Anggota Komisi IV Azhar Romli menambahkan, terhadap proyek reklamasi atas seijin Gubernur DKI dipandang tidak berlandaskan aturan. Menurutnya, wewenang menerbitkan aturan dan kebijakan terhadap reklamasi di Teluk Jakarta menjadi ranah pemerintah pusat, bukan Pemda DKI. Ia menilai terhadap lahan yang sudah ditimbun dengan material reklamasi, perlu ditinjau ulang demi keberlangsungan nelayan dalam menyambung hidup dan keberlangsungan lingkungan.
Andi Akmal Pasluddin mengamini pandangan Rahmat dan Azhar Romli. Politisi Partai Keadilan Sejahtera (PKS) itu berandangan dari segi aspek prosedur legalitas, menjadi kewenangan Pemda DKI menerbitkan Analisis Mengenai Dampak Lingkungan (Amdal). Padahal terdapat peran Kementerian Lingkungan Hidup dan Kehutanan terhadap terbit tidaknya Amdal. “Kita hentikan saja reklamasi secara permanen,” ujarnya.
Anggota Komisi IV lainnya Hermanto menilai tindakan Gubernur DKI Basuki Tjahaja Purnama yang memaksakan proyek reklamasi sebagai bentuk pejabat arogan. Dari aspek legalitas, tidak terpenuhinya proyek tersebut dari segi aturan. Kedua, kala itu Komisi IV pernah menggelar rapat dengan Gubernur DKI ketika dijabat Joko Widodo. Kesimpulannya, menyepakati pembatalan proyek reklamasi. Terlebih banyaknya masyarakat yang mendesak dihentikan secara permanen proyek tersebut.
“Lalu dipaksakan reklamasi. Ini ada apa dipaksakan. Paling tidak ada dua. Pertama untuk kepentingan hidup di situ, kedua apakah untuk kepentingan bisnis. Kalau dipaksakan, saya lihat ini orang keterlaluan. Dia sudah melanggar banyak aturan, masyarakat dilabrak, pejabat tinggi dilabrak. Untuk apa, untuk siapa dan mengapa reklamasi ini. Kita menghendaki bukan dihentikan sementara, tapi dihentikan secara permanen,” ujarnya.
Dalam kesimpulan rapat agar Kementerian Lingkungan Hidup dan Kehutanan melakukan langkah pengawasan investigasi.

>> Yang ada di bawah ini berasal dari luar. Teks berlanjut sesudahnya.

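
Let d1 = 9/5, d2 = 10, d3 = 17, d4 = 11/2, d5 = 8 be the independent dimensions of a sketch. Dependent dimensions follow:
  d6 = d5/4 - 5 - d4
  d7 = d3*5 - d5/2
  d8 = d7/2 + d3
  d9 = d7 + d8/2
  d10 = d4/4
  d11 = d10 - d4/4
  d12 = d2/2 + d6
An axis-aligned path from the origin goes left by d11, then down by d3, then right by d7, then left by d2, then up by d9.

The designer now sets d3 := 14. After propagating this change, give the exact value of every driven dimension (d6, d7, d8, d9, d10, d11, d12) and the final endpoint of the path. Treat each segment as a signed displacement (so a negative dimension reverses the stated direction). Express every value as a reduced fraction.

Apply edit: d3 := 14
  d6 = d5/4 - 5 - d4 = -17/2
  d7 = d3*5 - d5/2 = 66
  d8 = d7/2 + d3 = 47
  d9 = d7 + d8/2 = 179/2
  d10 = d4/4 = 11/8
  d11 = d10 - d4/4 = 0
  d12 = d2/2 + d6 = -7/2
Walk from origin (0, 0):
  seg 1: left by d11 = 0 → (0, 0)
  seg 2: down by d3 = 14 → (0, -14)
  seg 3: right by d7 = 66 → (66, -14)
  seg 4: left by d2 = 10 → (56, -14)
  seg 5: up by d9 = 179/2 → (56, 151/2)

d6 = -17/2
d7 = 66
d8 = 47
d9 = 179/2
d10 = 11/8
d11 = 0
d12 = -7/2
endpoint = (56, 151/2)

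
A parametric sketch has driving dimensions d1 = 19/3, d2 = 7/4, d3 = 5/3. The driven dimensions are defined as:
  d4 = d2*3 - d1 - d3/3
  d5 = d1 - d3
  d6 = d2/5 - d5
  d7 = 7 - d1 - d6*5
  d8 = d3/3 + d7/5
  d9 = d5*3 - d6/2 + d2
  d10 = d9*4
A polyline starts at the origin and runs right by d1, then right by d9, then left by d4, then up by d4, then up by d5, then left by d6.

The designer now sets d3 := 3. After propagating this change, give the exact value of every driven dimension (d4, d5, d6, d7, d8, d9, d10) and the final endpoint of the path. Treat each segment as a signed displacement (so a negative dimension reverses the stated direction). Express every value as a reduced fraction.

d4 = -25/12
d5 = 10/3
d6 = -179/60
d7 = 187/12
d8 = 247/60
d9 = 1589/120
d10 = 1589/30
endpoint = (2957/120, 5/4)

Apply edit: d3 := 3
  d4 = d2*3 - d1 - d3/3 = -25/12
  d5 = d1 - d3 = 10/3
  d6 = d2/5 - d5 = -179/60
  d7 = 7 - d1 - d6*5 = 187/12
  d8 = d3/3 + d7/5 = 247/60
  d9 = d5*3 - d6/2 + d2 = 1589/120
  d10 = d9*4 = 1589/30
Walk from origin (0, 0):
  seg 1: right by d1 = 19/3 → (19/3, 0)
  seg 2: right by d9 = 1589/120 → (783/40, 0)
  seg 3: left by d4 = -25/12 → (2599/120, 0)
  seg 4: up by d4 = -25/12 → (2599/120, -25/12)
  seg 5: up by d5 = 10/3 → (2599/120, 5/4)
  seg 6: left by d6 = -179/60 → (2957/120, 5/4)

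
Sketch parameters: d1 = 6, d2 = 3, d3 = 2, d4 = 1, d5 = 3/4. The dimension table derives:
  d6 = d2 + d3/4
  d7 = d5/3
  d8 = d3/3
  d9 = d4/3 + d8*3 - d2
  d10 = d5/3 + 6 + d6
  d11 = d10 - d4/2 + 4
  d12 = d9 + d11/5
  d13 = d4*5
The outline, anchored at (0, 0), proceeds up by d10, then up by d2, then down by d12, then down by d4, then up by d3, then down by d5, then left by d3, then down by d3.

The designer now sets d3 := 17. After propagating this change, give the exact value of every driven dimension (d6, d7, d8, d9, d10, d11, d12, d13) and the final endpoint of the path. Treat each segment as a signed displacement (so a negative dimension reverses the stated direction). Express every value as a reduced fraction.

d6 = 29/4
d7 = 1/4
d8 = 17/3
d9 = 43/3
d10 = 27/2
d11 = 17
d12 = 266/15
d13 = 5
endpoint = (-17, -179/60)

Apply edit: d3 := 17
  d6 = d2 + d3/4 = 29/4
  d7 = d5/3 = 1/4
  d8 = d3/3 = 17/3
  d9 = d4/3 + d8*3 - d2 = 43/3
  d10 = d5/3 + 6 + d6 = 27/2
  d11 = d10 - d4/2 + 4 = 17
  d12 = d9 + d11/5 = 266/15
  d13 = d4*5 = 5
Walk from origin (0, 0):
  seg 1: up by d10 = 27/2 → (0, 27/2)
  seg 2: up by d2 = 3 → (0, 33/2)
  seg 3: down by d12 = 266/15 → (0, -37/30)
  seg 4: down by d4 = 1 → (0, -67/30)
  seg 5: up by d3 = 17 → (0, 443/30)
  seg 6: down by d5 = 3/4 → (0, 841/60)
  seg 7: left by d3 = 17 → (-17, 841/60)
  seg 8: down by d3 = 17 → (-17, -179/60)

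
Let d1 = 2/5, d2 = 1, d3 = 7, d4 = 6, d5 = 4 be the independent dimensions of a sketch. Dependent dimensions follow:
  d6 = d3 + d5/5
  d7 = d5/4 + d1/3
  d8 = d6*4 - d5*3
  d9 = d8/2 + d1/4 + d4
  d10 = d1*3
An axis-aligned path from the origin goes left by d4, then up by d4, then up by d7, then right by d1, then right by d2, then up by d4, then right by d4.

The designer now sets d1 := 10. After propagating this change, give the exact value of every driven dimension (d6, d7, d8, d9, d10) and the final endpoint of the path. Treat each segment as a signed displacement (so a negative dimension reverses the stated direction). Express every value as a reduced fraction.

Apply edit: d1 := 10
  d6 = d3 + d5/5 = 39/5
  d7 = d5/4 + d1/3 = 13/3
  d8 = d6*4 - d5*3 = 96/5
  d9 = d8/2 + d1/4 + d4 = 181/10
  d10 = d1*3 = 30
Walk from origin (0, 0):
  seg 1: left by d4 = 6 → (-6, 0)
  seg 2: up by d4 = 6 → (-6, 6)
  seg 3: up by d7 = 13/3 → (-6, 31/3)
  seg 4: right by d1 = 10 → (4, 31/3)
  seg 5: right by d2 = 1 → (5, 31/3)
  seg 6: up by d4 = 6 → (5, 49/3)
  seg 7: right by d4 = 6 → (11, 49/3)

d6 = 39/5
d7 = 13/3
d8 = 96/5
d9 = 181/10
d10 = 30
endpoint = (11, 49/3)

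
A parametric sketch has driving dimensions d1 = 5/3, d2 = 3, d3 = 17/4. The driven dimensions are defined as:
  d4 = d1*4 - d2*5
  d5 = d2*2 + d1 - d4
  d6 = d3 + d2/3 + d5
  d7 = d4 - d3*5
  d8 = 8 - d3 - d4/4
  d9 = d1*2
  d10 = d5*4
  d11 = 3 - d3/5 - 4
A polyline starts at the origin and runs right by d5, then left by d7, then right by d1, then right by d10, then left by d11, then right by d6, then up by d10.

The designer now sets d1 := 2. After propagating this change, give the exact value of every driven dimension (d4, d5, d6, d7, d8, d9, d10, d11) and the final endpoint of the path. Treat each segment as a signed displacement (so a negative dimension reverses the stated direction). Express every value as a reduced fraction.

Apply edit: d1 := 2
  d4 = d1*4 - d2*5 = -7
  d5 = d2*2 + d1 - d4 = 15
  d6 = d3 + d2/3 + d5 = 81/4
  d7 = d4 - d3*5 = -113/4
  d8 = 8 - d3 - d4/4 = 11/2
  d9 = d1*2 = 4
  d10 = d5*4 = 60
  d11 = 3 - d3/5 - 4 = -37/20
Walk from origin (0, 0):
  seg 1: right by d5 = 15 → (15, 0)
  seg 2: left by d7 = -113/4 → (173/4, 0)
  seg 3: right by d1 = 2 → (181/4, 0)
  seg 4: right by d10 = 60 → (421/4, 0)
  seg 5: left by d11 = -37/20 → (1071/10, 0)
  seg 6: right by d6 = 81/4 → (2547/20, 0)
  seg 7: up by d10 = 60 → (2547/20, 60)

d4 = -7
d5 = 15
d6 = 81/4
d7 = -113/4
d8 = 11/2
d9 = 4
d10 = 60
d11 = -37/20
endpoint = (2547/20, 60)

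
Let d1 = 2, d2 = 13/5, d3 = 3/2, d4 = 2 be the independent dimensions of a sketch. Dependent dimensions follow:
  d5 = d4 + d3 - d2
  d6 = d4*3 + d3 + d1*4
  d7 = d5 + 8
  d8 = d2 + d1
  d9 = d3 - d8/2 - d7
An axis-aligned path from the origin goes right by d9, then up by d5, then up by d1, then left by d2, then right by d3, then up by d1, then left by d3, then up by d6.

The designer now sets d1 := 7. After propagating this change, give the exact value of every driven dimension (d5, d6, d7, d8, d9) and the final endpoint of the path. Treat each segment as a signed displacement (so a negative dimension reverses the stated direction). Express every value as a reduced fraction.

d5 = 9/10
d6 = 71/2
d7 = 89/10
d8 = 48/5
d9 = -61/5
endpoint = (-74/5, 252/5)

Apply edit: d1 := 7
  d5 = d4 + d3 - d2 = 9/10
  d6 = d4*3 + d3 + d1*4 = 71/2
  d7 = d5 + 8 = 89/10
  d8 = d2 + d1 = 48/5
  d9 = d3 - d8/2 - d7 = -61/5
Walk from origin (0, 0):
  seg 1: right by d9 = -61/5 → (-61/5, 0)
  seg 2: up by d5 = 9/10 → (-61/5, 9/10)
  seg 3: up by d1 = 7 → (-61/5, 79/10)
  seg 4: left by d2 = 13/5 → (-74/5, 79/10)
  seg 5: right by d3 = 3/2 → (-133/10, 79/10)
  seg 6: up by d1 = 7 → (-133/10, 149/10)
  seg 7: left by d3 = 3/2 → (-74/5, 149/10)
  seg 8: up by d6 = 71/2 → (-74/5, 252/5)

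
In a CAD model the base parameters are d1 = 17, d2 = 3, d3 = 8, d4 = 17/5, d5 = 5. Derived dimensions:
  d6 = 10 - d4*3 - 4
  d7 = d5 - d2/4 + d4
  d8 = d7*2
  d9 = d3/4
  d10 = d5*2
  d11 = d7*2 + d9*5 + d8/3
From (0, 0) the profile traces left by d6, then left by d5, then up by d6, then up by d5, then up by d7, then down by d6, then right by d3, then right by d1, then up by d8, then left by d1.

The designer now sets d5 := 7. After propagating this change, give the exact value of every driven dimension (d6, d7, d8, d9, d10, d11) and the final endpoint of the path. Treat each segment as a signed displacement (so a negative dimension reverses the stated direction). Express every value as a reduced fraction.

Apply edit: d5 := 7
  d6 = 10 - d4*3 - 4 = -21/5
  d7 = d5 - d2/4 + d4 = 193/20
  d8 = d7*2 = 193/10
  d9 = d3/4 = 2
  d10 = d5*2 = 14
  d11 = d7*2 + d9*5 + d8/3 = 536/15
Walk from origin (0, 0):
  seg 1: left by d6 = -21/5 → (21/5, 0)
  seg 2: left by d5 = 7 → (-14/5, 0)
  seg 3: up by d6 = -21/5 → (-14/5, -21/5)
  seg 4: up by d5 = 7 → (-14/5, 14/5)
  seg 5: up by d7 = 193/20 → (-14/5, 249/20)
  seg 6: down by d6 = -21/5 → (-14/5, 333/20)
  seg 7: right by d3 = 8 → (26/5, 333/20)
  seg 8: right by d1 = 17 → (111/5, 333/20)
  seg 9: up by d8 = 193/10 → (111/5, 719/20)
  seg 10: left by d1 = 17 → (26/5, 719/20)

d6 = -21/5
d7 = 193/20
d8 = 193/10
d9 = 2
d10 = 14
d11 = 536/15
endpoint = (26/5, 719/20)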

Selain itu mengenakan sanksi terhadap pelanggaran izin dan pembangunan reklamasi sesuai dengan UU No.32 Tahun 2009 tentang Perlindungan dan Pengelolaan Lingkungan Hidup. Tak hanya itu, sanksi juga diberikan berdasarkan UU No.1 Tahun 2014 tentang Pengelolaan Wilayah Pesisir dan Pulau-Pulau Kecil.
Menteri Lingkungan Hidup dan Kehutanan Siti Nurbaya mengamini pandangan Komisi IV. Menurutnya, hasil rapat dengan DPR akan dilaporkan kepada Kementerian Koordinator. Menurutnya dari aspek instrumen perizinan lingkungan menteri terkait berkewajiban melakukan pengawasan sesuai pasal 73.
Pasal 73 UU No.32/2009 menyatakan, “Menteri dapat melakukan pengawasan terhadap ketaatan penanggung jawab usaha dan/atau kegiatan yang izin lingkungannya diterbitkan oleh pemerintah daerah jika Pemerintah menganggap terjadi pelanggaran yang serius di bidang perlindungan dan pengelolaan lingkungan hidup”.
“Apabila ada indikasi persoalan yang serius, maka perlu pendalaman investigasi terkait dengan beberapa tolak ukur. Apabila ada indikasi pencemaran kerusakan lingkungan dan apabila menimbulkan keresahan masyarakat.Kami para petugas fungsional sudah melakukan identifikasi awal dan indikasi kelemahan pemenuhan persyaratan ada. Nanti kita berikan semacam sanksi administratif,” pungkasnya.